Indeed, hell, do not imagine an intimate relationship with the same frequency with a new bride. But that must be remembered, no longer the number, but the quality. Although in one month can be counted on the fingers, do different variations to give an update. Begin giving surprises sweet, such as sending SMS to his wife, "What if we meet this evening in the hotel x and spent the night without the kids?"

Later years

Simone Signoret, famous writer from France, in one of his novels to write, "The chain does not bind the marriage, but the chain's eyes. Hundreds of crocheted chain every day together, which binds continued for years. That's what makes a marriage survive, not the passion and even the sex! "
Thus, although 5, 10, even 25 years of marriage had passed safely, never complacent. There, lo, a new month anniversary of marriage to 25, then divorced. What article? Proximity sometimes make us complacent. We feel already know what the needs of couples. In fact, every human being is always needed refreshment and the surprises in his life. Included in her marriage.

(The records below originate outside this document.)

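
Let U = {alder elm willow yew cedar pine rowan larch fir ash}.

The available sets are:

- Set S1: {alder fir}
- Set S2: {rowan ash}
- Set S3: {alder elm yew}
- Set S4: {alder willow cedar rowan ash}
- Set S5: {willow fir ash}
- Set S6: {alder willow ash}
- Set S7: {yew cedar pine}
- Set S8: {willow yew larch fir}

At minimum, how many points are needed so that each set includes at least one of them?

Take H = {yew, fir, ash}. Each listed set contains at least one of these, so H is a hitting set of size 3.
The sets S1, S2, S7 are pairwise disjoint, so any hitting set needs a separate point for each — at least 3. Hence 3 is optimal.

3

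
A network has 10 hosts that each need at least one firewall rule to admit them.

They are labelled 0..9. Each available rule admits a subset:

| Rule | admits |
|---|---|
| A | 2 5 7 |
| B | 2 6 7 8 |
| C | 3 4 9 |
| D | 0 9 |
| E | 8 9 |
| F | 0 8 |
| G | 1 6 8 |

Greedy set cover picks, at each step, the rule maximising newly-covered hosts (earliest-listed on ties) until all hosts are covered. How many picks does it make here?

5

Greedy: pick B (covers 4 new) → pick C (covers 3 new) → pick A (covers 1 new) → pick D (covers 1 new) → pick G (covers 1 new). Total picks: 5.
(The true minimum cover uses only 4 rules, so greedy is not optimal here.)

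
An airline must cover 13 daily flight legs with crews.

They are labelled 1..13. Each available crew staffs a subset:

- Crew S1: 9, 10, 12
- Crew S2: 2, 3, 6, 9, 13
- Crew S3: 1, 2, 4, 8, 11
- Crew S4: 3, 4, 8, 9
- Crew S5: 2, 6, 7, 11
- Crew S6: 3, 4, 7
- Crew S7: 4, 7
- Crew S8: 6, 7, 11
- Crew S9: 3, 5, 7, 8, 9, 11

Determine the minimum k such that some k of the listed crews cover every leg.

Take {S1, S2, S3, S9}. Their union is {1, 2, 3, 4, 5, 6, 7, 8, 9, 10, 11, 12, 13}, which is all 13 legs.
Only S9 contains 5, so S9 is forced; the remaining 7 legs need at least 3 more crews (each remaining crew adds at most 3) — so at least 4 crews are needed, and 4 is optimal.

4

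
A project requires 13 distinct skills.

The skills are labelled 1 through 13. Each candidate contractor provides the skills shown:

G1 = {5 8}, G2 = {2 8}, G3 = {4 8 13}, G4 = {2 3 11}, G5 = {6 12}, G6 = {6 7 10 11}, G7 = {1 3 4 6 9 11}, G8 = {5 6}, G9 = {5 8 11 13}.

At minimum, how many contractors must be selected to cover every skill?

Take {G2, G5, G6, G7, G9}. Their union is {1, 2, 3, 4, 5, 6, 7, 8, 9, 10, 11, 12, 13}, which is all 13 skills.
No 4 of the 9 contractors cover everything (all 126 combinations miss at least one skill), so 5 is optimal.

5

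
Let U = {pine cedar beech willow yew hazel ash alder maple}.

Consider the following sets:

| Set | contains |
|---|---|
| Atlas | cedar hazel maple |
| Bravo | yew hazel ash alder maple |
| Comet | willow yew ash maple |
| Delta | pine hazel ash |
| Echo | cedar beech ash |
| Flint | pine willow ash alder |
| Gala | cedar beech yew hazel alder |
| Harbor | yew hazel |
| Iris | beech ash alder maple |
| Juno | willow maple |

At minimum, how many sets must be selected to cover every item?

Flint and Gala and Iris together: Flint ∪ Gala ∪ Iris = {pine, cedar, beech, willow, yew, hazel, ash, alder, maple} — every item is covered.
No 2 of the 10 sets cover everything (all 45 combinations miss at least one item), so 3 is optimal.

3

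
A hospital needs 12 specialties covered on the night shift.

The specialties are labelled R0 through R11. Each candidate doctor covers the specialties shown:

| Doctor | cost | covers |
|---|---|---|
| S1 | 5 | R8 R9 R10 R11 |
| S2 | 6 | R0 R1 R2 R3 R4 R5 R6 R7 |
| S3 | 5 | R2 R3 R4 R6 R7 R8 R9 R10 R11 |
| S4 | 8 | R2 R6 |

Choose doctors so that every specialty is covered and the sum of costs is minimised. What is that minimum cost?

11

S1, S2 together cover every specialty (S1 ∪ S2 = {R0, R1, R2, R3, R4, R5, R6, R7, R8, R9, R10, R11}); total cost 5 + 6 = 11.
No covering selection has total cost below 11.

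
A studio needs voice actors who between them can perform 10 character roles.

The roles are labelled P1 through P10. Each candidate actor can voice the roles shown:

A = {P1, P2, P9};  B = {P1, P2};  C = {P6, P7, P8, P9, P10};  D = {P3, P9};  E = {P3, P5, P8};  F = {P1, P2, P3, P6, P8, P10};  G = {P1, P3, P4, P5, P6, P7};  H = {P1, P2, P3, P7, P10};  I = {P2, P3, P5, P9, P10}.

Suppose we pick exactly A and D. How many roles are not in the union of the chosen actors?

Union of A, D = {P1, P2, P3, P9}.
Not covered: P4, P5, P6, P7, P8, P10 — 6 roles.

6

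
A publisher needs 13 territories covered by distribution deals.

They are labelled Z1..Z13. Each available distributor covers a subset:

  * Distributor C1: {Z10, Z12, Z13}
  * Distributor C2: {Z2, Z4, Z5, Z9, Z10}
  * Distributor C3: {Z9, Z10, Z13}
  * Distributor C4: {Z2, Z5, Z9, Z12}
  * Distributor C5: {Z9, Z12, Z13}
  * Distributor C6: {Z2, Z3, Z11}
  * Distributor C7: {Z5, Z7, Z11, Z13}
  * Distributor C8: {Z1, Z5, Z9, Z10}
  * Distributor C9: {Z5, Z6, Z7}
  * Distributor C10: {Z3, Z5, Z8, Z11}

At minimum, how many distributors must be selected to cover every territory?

Take {C1, C2, C8, C9, C10}. Their union is {Z1, Z2, Z3, Z4, Z5, Z6, Z7, Z8, Z9, Z10, Z11, Z12, Z13}, which is all 13 territories.
No 4 of the 10 distributors cover everything (all 210 combinations miss at least one territory), so 5 is optimal.

5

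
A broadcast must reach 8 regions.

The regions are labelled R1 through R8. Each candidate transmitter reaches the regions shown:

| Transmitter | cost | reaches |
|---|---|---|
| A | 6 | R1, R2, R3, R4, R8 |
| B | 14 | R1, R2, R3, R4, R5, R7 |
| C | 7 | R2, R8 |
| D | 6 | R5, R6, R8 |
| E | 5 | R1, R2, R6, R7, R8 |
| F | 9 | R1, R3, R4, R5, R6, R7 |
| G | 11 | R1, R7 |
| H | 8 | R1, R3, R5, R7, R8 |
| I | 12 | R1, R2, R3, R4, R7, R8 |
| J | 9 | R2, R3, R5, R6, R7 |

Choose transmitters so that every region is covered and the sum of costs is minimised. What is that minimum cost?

E, F together cover every region (E ∪ F = {R1, R2, R3, R4, R5, R6, R7, R8}); total cost 5 + 9 = 14.
The greedy pick E, A, D costs 17; no covering selection beats 14.

14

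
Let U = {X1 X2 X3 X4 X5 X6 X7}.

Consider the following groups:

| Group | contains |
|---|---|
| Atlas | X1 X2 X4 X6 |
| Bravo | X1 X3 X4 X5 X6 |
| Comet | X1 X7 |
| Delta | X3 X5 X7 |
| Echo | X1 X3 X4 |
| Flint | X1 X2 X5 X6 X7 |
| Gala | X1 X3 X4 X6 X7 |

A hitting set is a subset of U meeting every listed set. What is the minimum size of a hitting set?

2

The 2 items {X1, X5} hit every group.
The groups Atlas, Delta are pairwise disjoint, so any hitting set needs a separate item for each — at least 2. Hence 2 is optimal.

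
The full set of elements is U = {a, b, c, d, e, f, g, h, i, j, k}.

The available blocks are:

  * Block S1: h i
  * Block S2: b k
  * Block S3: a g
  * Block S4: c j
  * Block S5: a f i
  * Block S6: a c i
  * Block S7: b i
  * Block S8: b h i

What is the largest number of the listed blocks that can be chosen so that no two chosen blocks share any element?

4

S1, S2, S3, S4 are pairwise disjoint (S1={h,i}; S2={b,k}; S3={a,g}; S4={c,j}).
Every remaining block overlaps one of these, and no 5 of the listed blocks are pairwise disjoint, so 4 is the maximum.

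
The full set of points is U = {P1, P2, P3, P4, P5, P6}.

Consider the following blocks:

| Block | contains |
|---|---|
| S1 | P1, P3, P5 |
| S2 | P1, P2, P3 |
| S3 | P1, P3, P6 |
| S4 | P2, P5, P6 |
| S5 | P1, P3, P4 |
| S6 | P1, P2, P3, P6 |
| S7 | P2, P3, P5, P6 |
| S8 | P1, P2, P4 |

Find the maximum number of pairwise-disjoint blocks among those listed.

2

S4, S5 are pairwise disjoint (S4={P2,P5,P6}; S5={P1,P3,P4}).
Every remaining block overlaps one of these, and no 3 of the listed blocks are pairwise disjoint, so 2 is the maximum.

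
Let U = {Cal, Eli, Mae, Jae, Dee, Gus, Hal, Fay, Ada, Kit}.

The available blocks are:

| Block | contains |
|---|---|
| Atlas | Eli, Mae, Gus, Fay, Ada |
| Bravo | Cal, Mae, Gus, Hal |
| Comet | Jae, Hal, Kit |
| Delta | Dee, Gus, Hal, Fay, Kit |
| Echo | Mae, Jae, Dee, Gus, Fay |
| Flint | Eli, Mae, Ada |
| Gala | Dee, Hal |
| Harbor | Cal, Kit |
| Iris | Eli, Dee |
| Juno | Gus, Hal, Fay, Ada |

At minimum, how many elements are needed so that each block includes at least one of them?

4

Take H = {Cal, Eli, Gus, Hal}. Each listed block contains at least one of these, so H is a hitting set of size 4.
No choice of 3 elements meets every block, so 4 is the minimum.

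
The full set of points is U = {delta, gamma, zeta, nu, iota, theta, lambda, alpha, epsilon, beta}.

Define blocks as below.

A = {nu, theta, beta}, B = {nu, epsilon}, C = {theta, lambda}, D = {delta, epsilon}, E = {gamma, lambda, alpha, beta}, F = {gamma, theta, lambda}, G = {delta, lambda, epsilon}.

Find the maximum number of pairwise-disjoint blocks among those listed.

D, F are pairwise disjoint (D={delta,epsilon}; F={gamma,theta,lambda}).
Every remaining block overlaps one of these, and no 3 of the listed blocks are pairwise disjoint, so 2 is the maximum.

2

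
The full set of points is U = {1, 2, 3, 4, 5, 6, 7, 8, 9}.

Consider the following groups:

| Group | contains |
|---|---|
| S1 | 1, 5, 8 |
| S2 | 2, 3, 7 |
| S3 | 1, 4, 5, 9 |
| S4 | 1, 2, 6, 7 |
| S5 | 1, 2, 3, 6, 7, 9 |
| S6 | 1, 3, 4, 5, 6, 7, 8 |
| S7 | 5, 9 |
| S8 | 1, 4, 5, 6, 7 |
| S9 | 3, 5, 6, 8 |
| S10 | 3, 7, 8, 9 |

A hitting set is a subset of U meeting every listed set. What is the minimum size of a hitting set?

The 2 points {5, 7} hit every group.
The groups S2, S7 are pairwise disjoint, so any hitting set needs a separate point for each — at least 2. Hence 2 is optimal.

2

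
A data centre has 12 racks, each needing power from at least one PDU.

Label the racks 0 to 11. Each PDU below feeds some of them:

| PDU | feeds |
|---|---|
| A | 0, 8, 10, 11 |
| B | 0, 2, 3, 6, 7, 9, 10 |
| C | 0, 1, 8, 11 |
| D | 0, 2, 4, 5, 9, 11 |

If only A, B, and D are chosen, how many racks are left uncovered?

Union of A, B, D = {0, 2, 3, 4, 5, 6, 7, 8, 9, 10, 11}.
Not covered: 1 — 1 rack.

1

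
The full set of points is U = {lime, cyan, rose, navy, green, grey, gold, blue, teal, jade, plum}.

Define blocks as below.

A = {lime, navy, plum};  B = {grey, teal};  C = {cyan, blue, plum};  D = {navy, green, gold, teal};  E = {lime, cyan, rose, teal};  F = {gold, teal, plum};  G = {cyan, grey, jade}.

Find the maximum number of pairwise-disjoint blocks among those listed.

2

D, G are pairwise disjoint (D={navy,green,gold,teal}; G={cyan,grey,jade}).
Every remaining block overlaps one of these, and no 3 of the listed blocks are pairwise disjoint, so 2 is the maximum.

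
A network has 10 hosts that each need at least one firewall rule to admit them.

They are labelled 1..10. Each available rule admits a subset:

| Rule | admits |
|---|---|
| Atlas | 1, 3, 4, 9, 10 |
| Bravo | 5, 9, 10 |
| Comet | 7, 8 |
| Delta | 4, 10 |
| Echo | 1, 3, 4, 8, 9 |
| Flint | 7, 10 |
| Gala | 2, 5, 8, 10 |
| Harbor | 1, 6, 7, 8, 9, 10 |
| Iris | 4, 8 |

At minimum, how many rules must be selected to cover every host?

Take {Echo, Gala, Harbor}. Their union is {1, 2, 3, 4, 5, 6, 7, 8, 9, 10}, which is all 10 hosts.
Only Gala contains 2, so Gala is forced; the remaining 6 hosts need at least 2 more rules (each remaining rule adds at most 4) — so at least 3 rules are needed, and 3 is optimal.

3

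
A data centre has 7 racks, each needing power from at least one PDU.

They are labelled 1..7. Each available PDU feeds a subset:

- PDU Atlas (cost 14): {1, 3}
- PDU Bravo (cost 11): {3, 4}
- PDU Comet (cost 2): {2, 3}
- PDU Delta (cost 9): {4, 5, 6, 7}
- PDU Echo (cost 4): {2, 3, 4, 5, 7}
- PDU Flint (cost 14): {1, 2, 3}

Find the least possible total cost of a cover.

Delta, Flint together cover every rack (Delta ∪ Flint = {1, 2, 3, 4, 5, 6, 7}); total cost 9 + 14 = 23.
The greedy pick Echo, Delta, Atlas costs 27; no covering selection beats 23.

23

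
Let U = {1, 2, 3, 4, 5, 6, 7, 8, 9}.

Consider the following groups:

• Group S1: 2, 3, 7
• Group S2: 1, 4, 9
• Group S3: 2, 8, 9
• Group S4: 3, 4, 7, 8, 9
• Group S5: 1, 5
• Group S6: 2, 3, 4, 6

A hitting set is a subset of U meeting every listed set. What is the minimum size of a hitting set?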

Although the marriage seems perfect, there's no harm to sit down together every year, such as wedding anniversary, to look back, what was actually escaped the attention of both the concerns about the husband-wife relationship. Are we sensitive to the needs of the couple? Model tenderness and intimacy. what we want, along with the marriage age ? What
a lump or a constraint on all the things that can interfere with the relationship? Well, all that should be reviewed again, no matter how old your marriage. No one can guarantee forever will run smoothly, if each party complacent and indifferent to the situation that seems perfect marriage, but to save time bomb. Now know what to do?